What truly anchors us?
I have asked myself what dimension I would need to look behind to understand how human beings can resume their position as part of the place, a part of the living Earth.
We cannot be sure what the coming year will bring in this odyssey we all share. Still, we can be sure that when we move around our beautiful planet, we need to be more conscious of local and global meaning, and that intertwines.
As someone who has been acquiring cultural habits from Portugal, Scandinavia and Ukraine, the home has little to do with a piece of soil. Home is the people I meet, the experiences I save in my mind and keep as unique and special to me.
The values anchored me and were defined by my life and not only by my passport. That can lead to many questions, as I became a blend between cultures, neither here or neither there.

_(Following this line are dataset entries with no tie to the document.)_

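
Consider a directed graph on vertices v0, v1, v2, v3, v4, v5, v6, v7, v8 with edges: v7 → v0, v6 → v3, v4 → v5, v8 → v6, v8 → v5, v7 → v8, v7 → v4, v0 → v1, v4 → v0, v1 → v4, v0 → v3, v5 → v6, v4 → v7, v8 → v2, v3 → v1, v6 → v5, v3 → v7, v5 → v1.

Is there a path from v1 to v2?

Explore from v1.
Distance 1: reach v4.
Distance 2: reach v0, v5, v7.
Distance 3: reach v3, v6, v8.
Distance 4: reach v2.
Found v2.

Yes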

However, as the age of movement accelerates, more and more of us share these conditions and form a floating community of our own.
Whenever I meet someone half-Greek and half-Swedish, or someone British, Swiss-born who has lived several years in Sweden, I feel I recognize them.

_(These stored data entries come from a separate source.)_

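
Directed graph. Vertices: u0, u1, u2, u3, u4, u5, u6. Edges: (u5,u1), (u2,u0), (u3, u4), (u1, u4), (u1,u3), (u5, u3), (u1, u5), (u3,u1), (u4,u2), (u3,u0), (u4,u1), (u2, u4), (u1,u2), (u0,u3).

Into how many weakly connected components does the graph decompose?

2

From u0: component {u0, u1, u2, u3, u4, u5}.
From u6: component {u6}.
That's 2 components.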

Once we defined ourselves with the questions, “Where do you come from?” I suspect it’s more important to ask, “Where are you going?” and sometimes maybe intangible based on intuition’s links rather than the ones that circumstances create.
Understanding that the best journeys are not a race against time allows us to pause, focus, and genuinely appreciate encounters and what we are experiencing. We acquire new points of view, refining the way we see the world and understanding it as a collective experience without forgetting the local culture.
Having cross-cultural lives teaches us about changelessness and change, empathy, and how we’re all getting older even as we mostly remain the same.
As with many other examples, the radiance of sharp blue skies, the wide-open sea, an urban farm in my backyard, and eating natural and fermented foods go through me like an attitude, anchoring me.
Some years ago, an old friend said to me, “You don’t seem homesick. Maybe because you’ve had homes across Europe and feel partly at home everywhere.” I realized she was right. From my perception, it keeps me in tune with the values significant to me in each culture, practising self-awareness with curiosity and intrigue instead of judgment. It is purposeful and intentional, considering not just me but also my acknowledgement of the people and the world around me.